Ezaki Yasuyuki, Nishihara Eijun, Shibata Yoshisada, Matsuo Takayuki, Kitagawa Naoki, Nagata Izumi, Shinohara Kazuyuki
Division of Neurobiology and Behavior, Atomic Bomb Disease Institute, Nagasaki University Graduate School of Biomedical Sciences, Nagasaki, Japan.
Neuroreport. 2005 Aug 1;16(11):1163-7. doi: 10.1097/00001756-200508010-00006.
The accumulation of damage caused by oxidative stress exacerbates cell death in many neurodegenerative diseases.

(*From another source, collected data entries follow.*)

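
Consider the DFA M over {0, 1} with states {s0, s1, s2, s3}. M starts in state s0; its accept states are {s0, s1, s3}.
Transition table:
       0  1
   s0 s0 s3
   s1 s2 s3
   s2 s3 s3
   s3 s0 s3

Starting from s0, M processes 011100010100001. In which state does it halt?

s0 --0--> s0
s0 --1--> s3
s3 --1--> s3
s3 --1--> s3
s3 --0--> s0
s0 --0--> s0
s0 --0--> s0
s0 --1--> s3
s3 --0--> s0
s0 --1--> s3
s3 --0--> s0
s0 --0--> s0
s0 --0--> s0
s0 --0--> s0
s0 --1--> s3

s3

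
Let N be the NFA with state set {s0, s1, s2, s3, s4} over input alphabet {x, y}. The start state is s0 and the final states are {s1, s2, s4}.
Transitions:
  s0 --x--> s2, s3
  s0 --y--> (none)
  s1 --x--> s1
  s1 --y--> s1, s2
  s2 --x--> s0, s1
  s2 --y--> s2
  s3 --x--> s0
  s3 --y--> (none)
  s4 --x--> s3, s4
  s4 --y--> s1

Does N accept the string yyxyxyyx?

Start: {s0}
read y: {}
The reachable set is empty and stays empty for the remaining 7 symbols.
Reachable ∩ accepting = {} — empty.

rejected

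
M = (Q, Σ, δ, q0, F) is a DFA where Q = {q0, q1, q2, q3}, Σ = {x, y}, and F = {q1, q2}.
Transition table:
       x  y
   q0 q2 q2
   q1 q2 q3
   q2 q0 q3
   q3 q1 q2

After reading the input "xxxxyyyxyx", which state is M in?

q0 --x--> q2
q2 --x--> q0
q0 --x--> q2
q2 --x--> q0
q0 --y--> q2
q2 --y--> q3
q3 --y--> q2
q2 --x--> q0
q0 --y--> q2
q2 --x--> q0

q0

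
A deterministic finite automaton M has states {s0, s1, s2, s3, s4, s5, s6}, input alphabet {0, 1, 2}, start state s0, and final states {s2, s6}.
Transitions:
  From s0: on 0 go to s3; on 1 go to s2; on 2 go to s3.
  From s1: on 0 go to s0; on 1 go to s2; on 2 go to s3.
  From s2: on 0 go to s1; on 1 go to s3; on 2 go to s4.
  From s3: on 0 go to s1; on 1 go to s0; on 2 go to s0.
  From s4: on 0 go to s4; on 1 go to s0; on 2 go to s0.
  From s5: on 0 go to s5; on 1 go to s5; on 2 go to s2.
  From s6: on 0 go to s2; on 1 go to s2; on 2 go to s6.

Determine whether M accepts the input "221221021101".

s0 --2--> s3
s3 --2--> s0
s0 --1--> s2
s2 --2--> s4
s4 --2--> s0
s0 --1--> s2
s2 --0--> s1
s1 --2--> s3
s3 --1--> s0
s0 --1--> s2
s2 --0--> s1
s1 --1--> s2
End in state s2, which is an accepting state.

accepted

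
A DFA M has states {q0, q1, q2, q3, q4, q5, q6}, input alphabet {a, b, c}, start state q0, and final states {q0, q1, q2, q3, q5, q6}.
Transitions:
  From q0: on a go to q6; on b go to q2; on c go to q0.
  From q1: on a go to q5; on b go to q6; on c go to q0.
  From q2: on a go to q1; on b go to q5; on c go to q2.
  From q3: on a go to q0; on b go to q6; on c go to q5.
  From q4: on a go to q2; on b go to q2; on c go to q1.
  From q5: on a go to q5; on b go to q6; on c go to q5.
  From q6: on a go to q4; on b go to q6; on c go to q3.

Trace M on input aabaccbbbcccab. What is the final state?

q0 --a--> q6
q6 --a--> q4
q4 --b--> q2
q2 --a--> q1
q1 --c--> q0
q0 --c--> q0
q0 --b--> q2
q2 --b--> q5
q5 --b--> q6
q6 --c--> q3
q3 --c--> q5
q5 --c--> q5
q5 --a--> q5
q5 --b--> q6

q6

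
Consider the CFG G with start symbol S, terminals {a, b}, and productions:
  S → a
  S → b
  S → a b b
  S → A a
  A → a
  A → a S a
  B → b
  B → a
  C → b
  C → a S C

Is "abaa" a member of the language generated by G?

yes

S ⇒ Aa ⇒ aSaa ⇒ abaa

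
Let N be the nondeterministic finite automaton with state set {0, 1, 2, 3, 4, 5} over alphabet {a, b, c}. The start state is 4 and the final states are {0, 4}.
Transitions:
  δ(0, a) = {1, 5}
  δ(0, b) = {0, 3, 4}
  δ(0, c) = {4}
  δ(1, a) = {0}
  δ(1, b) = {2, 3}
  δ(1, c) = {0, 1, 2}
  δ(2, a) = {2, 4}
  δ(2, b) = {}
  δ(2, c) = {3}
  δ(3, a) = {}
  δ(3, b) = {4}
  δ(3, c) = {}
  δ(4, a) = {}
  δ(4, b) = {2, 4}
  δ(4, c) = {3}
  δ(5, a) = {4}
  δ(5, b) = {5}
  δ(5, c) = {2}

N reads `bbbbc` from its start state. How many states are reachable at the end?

1

Start: {4}
read b: {2, 4}
read b: {2, 4}
read b: {2, 4}
read b: {2, 4}
read c: {3}
Final reachable set {3} has 1 state.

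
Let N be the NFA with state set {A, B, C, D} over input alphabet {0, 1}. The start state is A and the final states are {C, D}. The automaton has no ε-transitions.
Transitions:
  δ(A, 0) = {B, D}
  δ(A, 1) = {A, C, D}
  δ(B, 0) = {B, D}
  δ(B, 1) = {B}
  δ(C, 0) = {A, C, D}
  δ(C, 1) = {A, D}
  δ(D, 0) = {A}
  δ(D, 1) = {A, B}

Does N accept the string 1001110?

Start: {A}
read 1: {A, C, D}
read 0: {A, B, C, D}
read 0: {A, B, C, D}
read 1: {A, B, C, D}
read 1: {A, B, C, D}
read 1: {A, B, C, D}
read 0: {A, B, C, D}
Reachable ∩ accepting = {C, D} — nonempty.

accepted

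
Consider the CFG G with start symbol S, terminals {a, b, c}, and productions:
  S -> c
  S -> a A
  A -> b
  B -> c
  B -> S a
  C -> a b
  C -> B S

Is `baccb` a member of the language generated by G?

no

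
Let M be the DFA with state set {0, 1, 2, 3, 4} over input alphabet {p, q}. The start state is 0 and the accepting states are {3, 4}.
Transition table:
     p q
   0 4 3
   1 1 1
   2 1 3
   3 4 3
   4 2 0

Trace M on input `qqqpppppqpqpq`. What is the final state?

1

0 --q--> 3
3 --q--> 3
3 --q--> 3
3 --p--> 4
4 --p--> 2
2 --p--> 1
1 --p--> 1
1 --p--> 1
1 --q--> 1
1 --p--> 1
1 --q--> 1
1 --p--> 1
1 --q--> 1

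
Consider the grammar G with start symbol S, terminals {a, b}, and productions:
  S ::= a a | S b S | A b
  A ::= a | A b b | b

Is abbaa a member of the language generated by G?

yes

S ⇒ SbS ⇒ AbbS ⇒ abbS ⇒ abbaa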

We evaluated the mechanism of neuronal cell death raised by glutamate-induced toxicity, using the immortalized mouse hippocampal cell line HT-22. Our results showed that vitamin E prevented glutamate-induced cell death, accompanied by the decline of cyclooxygenase-2 expression confirmed by reverse transcriptase polymerase chain reaction and immunocytochemistry. Moreover, the neuroprotection was still effective even when vitamin E was supplied after glutamate treatment. The decline of cyclooxygenase-2 activity was also highly correlated with the neural protective effect against glutamate-induced toxicity. These results represent new insights about the timing of vitamin E supplementation after toxic stimulation and one mechanism by which vitamin E could prevent neuronal cell death by controlling cyclooxygenase-2 activity.

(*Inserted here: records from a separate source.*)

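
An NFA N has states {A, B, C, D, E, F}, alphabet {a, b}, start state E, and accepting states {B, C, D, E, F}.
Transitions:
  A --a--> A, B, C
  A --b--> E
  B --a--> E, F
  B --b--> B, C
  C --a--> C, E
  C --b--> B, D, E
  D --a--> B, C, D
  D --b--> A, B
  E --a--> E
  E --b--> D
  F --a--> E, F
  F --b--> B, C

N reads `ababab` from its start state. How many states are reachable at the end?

5

Start: {E}
read a: {E}
read b: {D}
read a: {B, C, D}
read b: {A, B, C, D, E}
read a: {A, B, C, D, E, F}
read b: {A, B, C, D, E}
Final reachable set {A, B, C, D, E} has 5 states.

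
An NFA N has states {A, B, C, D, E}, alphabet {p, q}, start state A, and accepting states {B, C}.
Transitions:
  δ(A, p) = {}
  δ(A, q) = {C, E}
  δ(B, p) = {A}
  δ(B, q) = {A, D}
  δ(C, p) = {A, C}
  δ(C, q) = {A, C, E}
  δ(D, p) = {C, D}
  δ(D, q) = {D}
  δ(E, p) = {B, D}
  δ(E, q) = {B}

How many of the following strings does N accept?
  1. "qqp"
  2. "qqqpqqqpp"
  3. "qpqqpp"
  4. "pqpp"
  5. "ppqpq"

3

"qqp": accepted
"qqqpqqqpp": accepted
"qpqqpp": accepted
"pqpp": rejected
"ppqpq": rejected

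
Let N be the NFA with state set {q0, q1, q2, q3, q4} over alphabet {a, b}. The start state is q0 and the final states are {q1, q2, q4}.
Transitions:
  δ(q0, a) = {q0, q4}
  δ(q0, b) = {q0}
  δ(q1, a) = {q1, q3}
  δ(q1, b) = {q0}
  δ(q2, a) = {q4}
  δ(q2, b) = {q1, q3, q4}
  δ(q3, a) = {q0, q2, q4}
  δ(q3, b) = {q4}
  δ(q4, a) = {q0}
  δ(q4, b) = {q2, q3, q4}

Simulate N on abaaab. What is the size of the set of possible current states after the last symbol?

Start: {q0}
read a: {q0, q4}
read b: {q0, q2, q3, q4}
read a: {q0, q2, q4}
read a: {q0, q4}
read a: {q0, q4}
read b: {q0, q2, q3, q4}
Final reachable set {q0, q2, q3, q4} has 4 states.

4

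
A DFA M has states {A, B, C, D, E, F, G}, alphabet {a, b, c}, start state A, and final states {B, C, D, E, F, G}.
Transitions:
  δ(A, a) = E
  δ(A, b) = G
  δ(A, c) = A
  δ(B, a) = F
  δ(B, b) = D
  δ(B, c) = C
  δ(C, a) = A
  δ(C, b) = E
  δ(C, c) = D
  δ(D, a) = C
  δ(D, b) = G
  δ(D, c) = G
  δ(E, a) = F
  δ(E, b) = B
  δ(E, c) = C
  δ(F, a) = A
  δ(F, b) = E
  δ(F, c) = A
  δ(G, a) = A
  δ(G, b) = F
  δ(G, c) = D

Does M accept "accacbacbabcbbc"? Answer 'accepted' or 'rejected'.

A --a--> E
E --c--> C
C --c--> D
D --a--> C
C --c--> D
D --b--> G
G --a--> A
A --c--> A
A --b--> G
G --a--> A
A --b--> G
G --c--> D
D --b--> G
G --b--> F
F --c--> A
End in state A, which is not an accepting state.

rejected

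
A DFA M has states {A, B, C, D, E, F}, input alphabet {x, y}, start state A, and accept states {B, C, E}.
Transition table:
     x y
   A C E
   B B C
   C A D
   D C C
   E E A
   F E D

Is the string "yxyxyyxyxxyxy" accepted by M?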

氧化应激造成的损伤积累会加剧许多神经退行性疾病中的细胞死亡。我们使用永生化小鼠海马细胞系HT-22评估了谷氨酸诱导的毒性引发神经元细胞死亡的机制。我们的结果表明,维生素E可预防谷氨酸诱导的细胞死亡,同时逆转录聚合酶链反应和免疫细胞化学证实环氧合酶-2表达下降。此外,即使在谷氨酸处理后提供维生素E,神经保护作用仍然有效。环氧合酶-2活性的下降也与针对谷氨酸诱导毒性的神经保护作用高度相关。这些结果代表了关于毒性刺激后补充维生素E时机的新见解,以及维生素E通过控制环氧合酶-2活性预防神经元细胞死亡的一种机制。